Toujours selon Foreign Policy, « Sekander, qui a utilisé sa plateforme de médias sociaux pour dénoncer les exactions perpétrées à la fois par les Taliban et le gouvernement d’Ashraf Ghani, est détenu sans procès depuis août. Plus précisément, Sekander a critiqué les bombardements aériens qui ont tué des civils et les violents raids nocturnes menés par la KPF et d’autres unités soutenues par la CIA opérant dans tout le pays. Ces attaques contre des civils ont souvent eu pour effet d’encourager le militantisme [pro-Taliban]. » Lorsque l’on se rappelle que George W. Bush affirmait vouloir instaurer la démocratie en Afghanistan, force est de constater que cet objectif n’est qu’un irréaliste et lointain souvenir à Washington. D’ailleurs, en utilisant de telles méthodes contre la population afghane, il n’est pas étonnant que l’insurrection islamiste continue de prospérer, et que cette guerre semble vouée à ne jamais se conclure

 

Comme dans de nombreux cas à travers le monde, les gouvernements autoritaires soutenus par les États-Unis ne sont pas inquiétés par Washington. D’après une cadre de Human Rights Watch, « “pendant près de deux décennies, la KPF a été responsable d’exécutions sommaires et d’autres abus, y compris l’emprisonnement de journalistes.
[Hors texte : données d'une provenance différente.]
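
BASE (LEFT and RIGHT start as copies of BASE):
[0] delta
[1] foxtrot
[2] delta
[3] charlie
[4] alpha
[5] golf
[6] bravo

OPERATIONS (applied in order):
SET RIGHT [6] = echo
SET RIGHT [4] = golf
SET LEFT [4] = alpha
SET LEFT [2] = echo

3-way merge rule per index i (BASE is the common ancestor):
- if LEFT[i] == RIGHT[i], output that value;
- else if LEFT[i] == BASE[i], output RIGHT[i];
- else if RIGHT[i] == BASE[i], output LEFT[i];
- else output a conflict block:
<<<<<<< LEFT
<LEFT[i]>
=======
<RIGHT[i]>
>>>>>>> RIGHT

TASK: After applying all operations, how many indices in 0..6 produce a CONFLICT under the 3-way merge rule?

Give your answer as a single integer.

Final LEFT:  [delta, foxtrot, echo, charlie, alpha, golf, bravo]
Final RIGHT: [delta, foxtrot, delta, charlie, golf, golf, echo]
i=0: L=delta R=delta -> agree -> delta
i=1: L=foxtrot R=foxtrot -> agree -> foxtrot
i=2: L=echo, R=delta=BASE -> take LEFT -> echo
i=3: L=charlie R=charlie -> agree -> charlie
i=4: L=alpha=BASE, R=golf -> take RIGHT -> golf
i=5: L=golf R=golf -> agree -> golf
i=6: L=bravo=BASE, R=echo -> take RIGHT -> echo
Conflict count: 0

Answer: 0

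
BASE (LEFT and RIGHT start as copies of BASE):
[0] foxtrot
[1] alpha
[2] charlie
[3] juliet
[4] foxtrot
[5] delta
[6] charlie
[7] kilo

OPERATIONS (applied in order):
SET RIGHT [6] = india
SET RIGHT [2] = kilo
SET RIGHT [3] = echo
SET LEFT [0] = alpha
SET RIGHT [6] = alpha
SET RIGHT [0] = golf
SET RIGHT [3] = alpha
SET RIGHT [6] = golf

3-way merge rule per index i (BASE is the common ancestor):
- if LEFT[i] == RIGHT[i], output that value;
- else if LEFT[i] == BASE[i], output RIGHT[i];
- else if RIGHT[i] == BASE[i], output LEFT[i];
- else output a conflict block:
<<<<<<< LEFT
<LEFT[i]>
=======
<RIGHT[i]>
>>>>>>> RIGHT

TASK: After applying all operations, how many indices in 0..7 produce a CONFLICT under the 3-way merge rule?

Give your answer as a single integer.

Final LEFT:  [alpha, alpha, charlie, juliet, foxtrot, delta, charlie, kilo]
Final RIGHT: [golf, alpha, kilo, alpha, foxtrot, delta, golf, kilo]
i=0: BASE=foxtrot L=alpha R=golf all differ -> CONFLICT
i=1: L=alpha R=alpha -> agree -> alpha
i=2: L=charlie=BASE, R=kilo -> take RIGHT -> kilo
i=3: L=juliet=BASE, R=alpha -> take RIGHT -> alpha
i=4: L=foxtrot R=foxtrot -> agree -> foxtrot
i=5: L=delta R=delta -> agree -> delta
i=6: L=charlie=BASE, R=golf -> take RIGHT -> golf
i=7: L=kilo R=kilo -> agree -> kilo
Conflict count: 1

Answer: 1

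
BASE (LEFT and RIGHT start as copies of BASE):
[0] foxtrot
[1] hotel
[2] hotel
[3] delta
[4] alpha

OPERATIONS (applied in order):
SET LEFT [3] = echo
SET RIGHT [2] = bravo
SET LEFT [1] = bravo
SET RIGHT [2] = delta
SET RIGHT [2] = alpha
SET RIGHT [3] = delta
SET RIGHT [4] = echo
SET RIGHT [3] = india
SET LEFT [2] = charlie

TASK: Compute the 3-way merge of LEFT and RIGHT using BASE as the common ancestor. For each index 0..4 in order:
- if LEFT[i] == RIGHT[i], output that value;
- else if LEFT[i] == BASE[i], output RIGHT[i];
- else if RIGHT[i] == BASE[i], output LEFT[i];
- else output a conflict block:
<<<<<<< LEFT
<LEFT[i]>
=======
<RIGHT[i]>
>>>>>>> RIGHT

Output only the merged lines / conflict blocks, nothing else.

Answer: foxtrot
bravo
<<<<<<< LEFT
charlie
=======
alpha
>>>>>>> RIGHT
<<<<<<< LEFT
echo
=======
india
>>>>>>> RIGHT
echo

Derivation:
Final LEFT:  [foxtrot, bravo, charlie, echo, alpha]
Final RIGHT: [foxtrot, hotel, alpha, india, echo]
i=0: L=foxtrot R=foxtrot -> agree -> foxtrot
i=1: L=bravo, R=hotel=BASE -> take LEFT -> bravo
i=2: BASE=hotel L=charlie R=alpha all differ -> CONFLICT
i=3: BASE=delta L=echo R=india all differ -> CONFLICT
i=4: L=alpha=BASE, R=echo -> take RIGHT -> echo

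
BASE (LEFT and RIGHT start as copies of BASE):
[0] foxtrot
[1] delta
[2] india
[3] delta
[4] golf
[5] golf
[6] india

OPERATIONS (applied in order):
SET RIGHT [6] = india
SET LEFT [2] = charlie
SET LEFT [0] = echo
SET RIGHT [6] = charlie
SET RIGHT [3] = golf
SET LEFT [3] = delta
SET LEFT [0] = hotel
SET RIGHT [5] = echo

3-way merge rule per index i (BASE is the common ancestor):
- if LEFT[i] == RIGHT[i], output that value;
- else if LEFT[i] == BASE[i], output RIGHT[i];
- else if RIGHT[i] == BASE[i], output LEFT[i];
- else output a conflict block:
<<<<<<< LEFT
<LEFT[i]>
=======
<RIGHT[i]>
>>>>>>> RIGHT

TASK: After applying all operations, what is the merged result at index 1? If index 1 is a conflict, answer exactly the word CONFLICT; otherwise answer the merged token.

Final LEFT:  [hotel, delta, charlie, delta, golf, golf, india]
Final RIGHT: [foxtrot, delta, india, golf, golf, echo, charlie]
i=0: L=hotel, R=foxtrot=BASE -> take LEFT -> hotel
i=1: L=delta R=delta -> agree -> delta
i=2: L=charlie, R=india=BASE -> take LEFT -> charlie
i=3: L=delta=BASE, R=golf -> take RIGHT -> golf
i=4: L=golf R=golf -> agree -> golf
i=5: L=golf=BASE, R=echo -> take RIGHT -> echo
i=6: L=india=BASE, R=charlie -> take RIGHT -> charlie
Index 1 -> delta

Answer: delta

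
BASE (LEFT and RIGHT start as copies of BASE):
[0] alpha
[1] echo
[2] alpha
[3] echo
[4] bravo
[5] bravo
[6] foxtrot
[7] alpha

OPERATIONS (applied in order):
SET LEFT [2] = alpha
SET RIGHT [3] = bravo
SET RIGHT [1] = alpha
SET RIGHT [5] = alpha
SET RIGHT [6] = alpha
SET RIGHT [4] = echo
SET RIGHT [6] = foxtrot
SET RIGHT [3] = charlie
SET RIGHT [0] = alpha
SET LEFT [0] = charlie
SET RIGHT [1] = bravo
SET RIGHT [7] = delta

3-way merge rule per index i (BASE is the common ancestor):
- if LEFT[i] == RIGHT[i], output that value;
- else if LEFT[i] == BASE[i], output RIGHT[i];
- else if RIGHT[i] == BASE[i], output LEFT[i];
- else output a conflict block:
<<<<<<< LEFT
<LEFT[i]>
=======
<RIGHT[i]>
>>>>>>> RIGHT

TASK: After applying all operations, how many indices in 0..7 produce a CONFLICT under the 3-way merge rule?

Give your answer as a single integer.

Final LEFT:  [charlie, echo, alpha, echo, bravo, bravo, foxtrot, alpha]
Final RIGHT: [alpha, bravo, alpha, charlie, echo, alpha, foxtrot, delta]
i=0: L=charlie, R=alpha=BASE -> take LEFT -> charlie
i=1: L=echo=BASE, R=bravo -> take RIGHT -> bravo
i=2: L=alpha R=alpha -> agree -> alpha
i=3: L=echo=BASE, R=charlie -> take RIGHT -> charlie
i=4: L=bravo=BASE, R=echo -> take RIGHT -> echo
i=5: L=bravo=BASE, R=alpha -> take RIGHT -> alpha
i=6: L=foxtrot R=foxtrot -> agree -> foxtrot
i=7: L=alpha=BASE, R=delta -> take RIGHT -> delta
Conflict count: 0

Answer: 0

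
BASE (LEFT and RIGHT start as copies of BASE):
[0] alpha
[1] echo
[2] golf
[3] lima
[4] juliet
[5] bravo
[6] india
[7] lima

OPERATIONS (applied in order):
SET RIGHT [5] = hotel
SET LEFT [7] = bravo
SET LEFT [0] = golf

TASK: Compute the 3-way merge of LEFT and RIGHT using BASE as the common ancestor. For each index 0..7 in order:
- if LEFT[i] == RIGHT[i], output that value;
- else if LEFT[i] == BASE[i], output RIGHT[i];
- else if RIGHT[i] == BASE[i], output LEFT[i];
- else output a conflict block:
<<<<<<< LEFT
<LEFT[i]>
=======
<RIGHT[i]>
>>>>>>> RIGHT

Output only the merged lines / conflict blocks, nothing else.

Answer: golf
echo
golf
lima
juliet
hotel
india
bravo

Derivation:
Final LEFT:  [golf, echo, golf, lima, juliet, bravo, india, bravo]
Final RIGHT: [alpha, echo, golf, lima, juliet, hotel, india, lima]
i=0: L=golf, R=alpha=BASE -> take LEFT -> golf
i=1: L=echo R=echo -> agree -> echo
i=2: L=golf R=golf -> agree -> golf
i=3: L=lima R=lima -> agree -> lima
i=4: L=juliet R=juliet -> agree -> juliet
i=5: L=bravo=BASE, R=hotel -> take RIGHT -> hotel
i=6: L=india R=india -> agree -> india
i=7: L=bravo, R=lima=BASE -> take LEFT -> bravo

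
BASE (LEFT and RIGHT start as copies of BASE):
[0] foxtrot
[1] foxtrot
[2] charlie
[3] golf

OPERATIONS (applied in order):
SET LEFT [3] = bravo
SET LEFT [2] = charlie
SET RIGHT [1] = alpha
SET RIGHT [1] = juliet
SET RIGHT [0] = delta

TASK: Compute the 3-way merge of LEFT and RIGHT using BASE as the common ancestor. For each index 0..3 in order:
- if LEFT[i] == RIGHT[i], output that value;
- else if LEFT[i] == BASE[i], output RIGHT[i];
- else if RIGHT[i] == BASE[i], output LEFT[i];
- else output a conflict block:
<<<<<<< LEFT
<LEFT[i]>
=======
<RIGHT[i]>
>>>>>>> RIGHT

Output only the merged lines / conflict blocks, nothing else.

Final LEFT:  [foxtrot, foxtrot, charlie, bravo]
Final RIGHT: [delta, juliet, charlie, golf]
i=0: L=foxtrot=BASE, R=delta -> take RIGHT -> delta
i=1: L=foxtrot=BASE, R=juliet -> take RIGHT -> juliet
i=2: L=charlie R=charlie -> agree -> charlie
i=3: L=bravo, R=golf=BASE -> take LEFT -> bravo

Answer: delta
juliet
charlie
bravo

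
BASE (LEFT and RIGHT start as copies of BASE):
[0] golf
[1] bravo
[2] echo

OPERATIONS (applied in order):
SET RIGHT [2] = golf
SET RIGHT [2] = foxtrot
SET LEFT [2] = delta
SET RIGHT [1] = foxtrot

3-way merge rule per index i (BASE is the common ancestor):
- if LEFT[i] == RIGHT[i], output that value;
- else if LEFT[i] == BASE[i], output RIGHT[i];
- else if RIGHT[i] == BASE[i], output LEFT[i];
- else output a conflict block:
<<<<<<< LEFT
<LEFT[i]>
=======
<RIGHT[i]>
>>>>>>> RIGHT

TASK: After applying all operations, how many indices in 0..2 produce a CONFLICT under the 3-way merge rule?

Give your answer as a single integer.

Answer: 1

Derivation:
Final LEFT:  [golf, bravo, delta]
Final RIGHT: [golf, foxtrot, foxtrot]
i=0: L=golf R=golf -> agree -> golf
i=1: L=bravo=BASE, R=foxtrot -> take RIGHT -> foxtrot
i=2: BASE=echo L=delta R=foxtrot all differ -> CONFLICT
Conflict count: 1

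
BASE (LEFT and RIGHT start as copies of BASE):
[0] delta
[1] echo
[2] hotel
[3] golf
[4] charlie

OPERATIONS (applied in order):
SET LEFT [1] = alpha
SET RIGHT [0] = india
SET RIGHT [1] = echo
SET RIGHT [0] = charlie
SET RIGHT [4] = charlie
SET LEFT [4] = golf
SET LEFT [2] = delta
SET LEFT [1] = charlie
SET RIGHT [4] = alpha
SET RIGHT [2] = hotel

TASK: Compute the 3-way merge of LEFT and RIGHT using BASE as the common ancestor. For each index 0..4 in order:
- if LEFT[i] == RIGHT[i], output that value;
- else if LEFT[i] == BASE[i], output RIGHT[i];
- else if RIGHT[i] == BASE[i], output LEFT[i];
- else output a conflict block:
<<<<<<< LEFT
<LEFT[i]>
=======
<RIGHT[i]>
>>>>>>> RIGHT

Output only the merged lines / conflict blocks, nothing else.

Answer: charlie
charlie
delta
golf
<<<<<<< LEFT
golf
=======
alpha
>>>>>>> RIGHT

Derivation:
Final LEFT:  [delta, charlie, delta, golf, golf]
Final RIGHT: [charlie, echo, hotel, golf, alpha]
i=0: L=delta=BASE, R=charlie -> take RIGHT -> charlie
i=1: L=charlie, R=echo=BASE -> take LEFT -> charlie
i=2: L=delta, R=hotel=BASE -> take LEFT -> delta
i=3: L=golf R=golf -> agree -> golf
i=4: BASE=charlie L=golf R=alpha all differ -> CONFLICT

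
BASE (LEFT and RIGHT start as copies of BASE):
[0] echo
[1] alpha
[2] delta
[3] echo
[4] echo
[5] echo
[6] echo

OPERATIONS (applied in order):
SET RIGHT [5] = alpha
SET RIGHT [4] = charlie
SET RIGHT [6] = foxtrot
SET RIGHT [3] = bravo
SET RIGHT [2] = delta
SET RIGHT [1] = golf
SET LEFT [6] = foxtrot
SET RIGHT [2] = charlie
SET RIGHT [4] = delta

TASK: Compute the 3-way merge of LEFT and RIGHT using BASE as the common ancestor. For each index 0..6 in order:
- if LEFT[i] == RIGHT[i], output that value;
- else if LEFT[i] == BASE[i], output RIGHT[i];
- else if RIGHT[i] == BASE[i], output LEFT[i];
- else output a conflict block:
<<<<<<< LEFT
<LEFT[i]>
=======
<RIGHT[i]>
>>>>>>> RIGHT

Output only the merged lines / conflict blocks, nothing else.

Final LEFT:  [echo, alpha, delta, echo, echo, echo, foxtrot]
Final RIGHT: [echo, golf, charlie, bravo, delta, alpha, foxtrot]
i=0: L=echo R=echo -> agree -> echo
i=1: L=alpha=BASE, R=golf -> take RIGHT -> golf
i=2: L=delta=BASE, R=charlie -> take RIGHT -> charlie
i=3: L=echo=BASE, R=bravo -> take RIGHT -> bravo
i=4: L=echo=BASE, R=delta -> take RIGHT -> delta
i=5: L=echo=BASE, R=alpha -> take RIGHT -> alpha
i=6: L=foxtrot R=foxtrot -> agree -> foxtrot

Answer: echo
golf
charlie
bravo
delta
alpha
foxtrot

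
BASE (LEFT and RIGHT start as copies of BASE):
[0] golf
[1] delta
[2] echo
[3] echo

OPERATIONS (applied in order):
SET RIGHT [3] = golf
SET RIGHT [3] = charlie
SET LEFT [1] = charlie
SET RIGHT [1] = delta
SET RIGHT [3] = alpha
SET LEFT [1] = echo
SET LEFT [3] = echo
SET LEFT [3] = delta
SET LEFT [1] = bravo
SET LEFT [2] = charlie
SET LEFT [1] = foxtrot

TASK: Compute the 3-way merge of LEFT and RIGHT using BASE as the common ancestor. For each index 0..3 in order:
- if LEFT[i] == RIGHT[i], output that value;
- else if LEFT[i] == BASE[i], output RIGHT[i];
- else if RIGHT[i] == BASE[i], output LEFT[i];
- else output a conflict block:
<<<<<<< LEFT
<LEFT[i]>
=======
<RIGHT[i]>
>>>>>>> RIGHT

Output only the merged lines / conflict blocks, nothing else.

Answer: golf
foxtrot
charlie
<<<<<<< LEFT
delta
=======
alpha
>>>>>>> RIGHT

Derivation:
Final LEFT:  [golf, foxtrot, charlie, delta]
Final RIGHT: [golf, delta, echo, alpha]
i=0: L=golf R=golf -> agree -> golf
i=1: L=foxtrot, R=delta=BASE -> take LEFT -> foxtrot
i=2: L=charlie, R=echo=BASE -> take LEFT -> charlie
i=3: BASE=echo L=delta R=alpha all differ -> CONFLICT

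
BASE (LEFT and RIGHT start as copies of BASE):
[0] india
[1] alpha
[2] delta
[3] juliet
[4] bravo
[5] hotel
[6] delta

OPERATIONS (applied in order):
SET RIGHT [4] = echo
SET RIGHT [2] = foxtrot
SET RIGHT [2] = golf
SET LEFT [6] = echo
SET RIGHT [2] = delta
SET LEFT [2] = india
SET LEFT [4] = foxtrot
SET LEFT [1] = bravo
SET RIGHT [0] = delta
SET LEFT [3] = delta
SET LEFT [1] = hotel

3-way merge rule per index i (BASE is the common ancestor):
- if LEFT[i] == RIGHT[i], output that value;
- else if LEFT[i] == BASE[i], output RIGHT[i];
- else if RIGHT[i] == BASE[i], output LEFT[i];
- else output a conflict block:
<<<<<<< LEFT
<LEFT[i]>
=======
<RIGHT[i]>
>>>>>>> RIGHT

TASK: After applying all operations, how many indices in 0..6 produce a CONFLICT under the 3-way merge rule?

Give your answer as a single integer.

Final LEFT:  [india, hotel, india, delta, foxtrot, hotel, echo]
Final RIGHT: [delta, alpha, delta, juliet, echo, hotel, delta]
i=0: L=india=BASE, R=delta -> take RIGHT -> delta
i=1: L=hotel, R=alpha=BASE -> take LEFT -> hotel
i=2: L=india, R=delta=BASE -> take LEFT -> india
i=3: L=delta, R=juliet=BASE -> take LEFT -> delta
i=4: BASE=bravo L=foxtrot R=echo all differ -> CONFLICT
i=5: L=hotel R=hotel -> agree -> hotel
i=6: L=echo, R=delta=BASE -> take LEFT -> echo
Conflict count: 1

Answer: 1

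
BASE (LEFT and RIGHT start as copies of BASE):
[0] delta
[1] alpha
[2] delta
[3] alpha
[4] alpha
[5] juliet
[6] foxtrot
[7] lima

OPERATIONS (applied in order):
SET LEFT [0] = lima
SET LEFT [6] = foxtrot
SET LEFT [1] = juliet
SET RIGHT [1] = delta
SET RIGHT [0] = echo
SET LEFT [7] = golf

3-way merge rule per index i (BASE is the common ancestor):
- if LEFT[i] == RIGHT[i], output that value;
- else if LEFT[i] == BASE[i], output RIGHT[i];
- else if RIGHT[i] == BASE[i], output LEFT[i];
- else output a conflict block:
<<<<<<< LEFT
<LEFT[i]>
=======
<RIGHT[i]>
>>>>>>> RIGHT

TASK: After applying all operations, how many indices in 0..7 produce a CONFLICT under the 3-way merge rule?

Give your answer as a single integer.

Answer: 2

Derivation:
Final LEFT:  [lima, juliet, delta, alpha, alpha, juliet, foxtrot, golf]
Final RIGHT: [echo, delta, delta, alpha, alpha, juliet, foxtrot, lima]
i=0: BASE=delta L=lima R=echo all differ -> CONFLICT
i=1: BASE=alpha L=juliet R=delta all differ -> CONFLICT
i=2: L=delta R=delta -> agree -> delta
i=3: L=alpha R=alpha -> agree -> alpha
i=4: L=alpha R=alpha -> agree -> alpha
i=5: L=juliet R=juliet -> agree -> juliet
i=6: L=foxtrot R=foxtrot -> agree -> foxtrot
i=7: L=golf, R=lima=BASE -> take LEFT -> golf
Conflict count: 2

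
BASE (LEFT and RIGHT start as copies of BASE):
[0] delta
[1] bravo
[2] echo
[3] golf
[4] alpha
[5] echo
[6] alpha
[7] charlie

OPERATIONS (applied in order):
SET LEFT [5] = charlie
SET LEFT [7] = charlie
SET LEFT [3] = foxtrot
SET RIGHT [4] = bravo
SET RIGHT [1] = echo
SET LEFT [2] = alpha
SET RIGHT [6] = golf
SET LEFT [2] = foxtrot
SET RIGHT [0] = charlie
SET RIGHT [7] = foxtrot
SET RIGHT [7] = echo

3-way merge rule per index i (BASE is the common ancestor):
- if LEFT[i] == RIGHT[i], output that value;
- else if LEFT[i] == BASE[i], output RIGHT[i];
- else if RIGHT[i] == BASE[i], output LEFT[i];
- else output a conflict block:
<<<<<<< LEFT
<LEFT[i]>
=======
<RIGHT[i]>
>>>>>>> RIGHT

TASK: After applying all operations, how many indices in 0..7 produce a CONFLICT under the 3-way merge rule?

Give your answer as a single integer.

Answer: 0

Derivation:
Final LEFT:  [delta, bravo, foxtrot, foxtrot, alpha, charlie, alpha, charlie]
Final RIGHT: [charlie, echo, echo, golf, bravo, echo, golf, echo]
i=0: L=delta=BASE, R=charlie -> take RIGHT -> charlie
i=1: L=bravo=BASE, R=echo -> take RIGHT -> echo
i=2: L=foxtrot, R=echo=BASE -> take LEFT -> foxtrot
i=3: L=foxtrot, R=golf=BASE -> take LEFT -> foxtrot
i=4: L=alpha=BASE, R=bravo -> take RIGHT -> bravo
i=5: L=charlie, R=echo=BASE -> take LEFT -> charlie
i=6: L=alpha=BASE, R=golf -> take RIGHT -> golf
i=7: L=charlie=BASE, R=echo -> take RIGHT -> echo
Conflict count: 0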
Elle n’a jamais été tenue pour responsable, ni par les autorités afghanes, ni par les États-Unis”. (…) [Human Rights Watch] a publié l’an dernier un rapport de 60 pages documentant la violence causée par les milices afghanes soutenues par la CIA, avec des détails sur 14 cas dans neuf provinces. Ce rapport conclut que les forces afghanes formées et financées par la CIA ont montré peu de respect pour la vie des civils et le Droit international. Ces milices sont actives dans tout le pays, et plus récemment dans les provinces de Khost, Paktia, Paktika, Nangarhar et Wardak. » Dans un tel contexte, le peuple afghan restera pris en étau entre des forces islamistes autrefois soutenues par la CIA, et un gouvernement autoritaire qui s’appuie sur des escadrons de la mort et d’anciens criminels pro-soviétiques afin de se maintenir au pouvoir par la terreur. Moralité : retirer ses troupes de pays plongés dans la misère, le chaos et la violence ne revient pas à mettre un terme aux « guerres sans fin », mais à enterrer l’illusion que les puissances occidentales peuvent imposer la démocratie par des interventions militaires.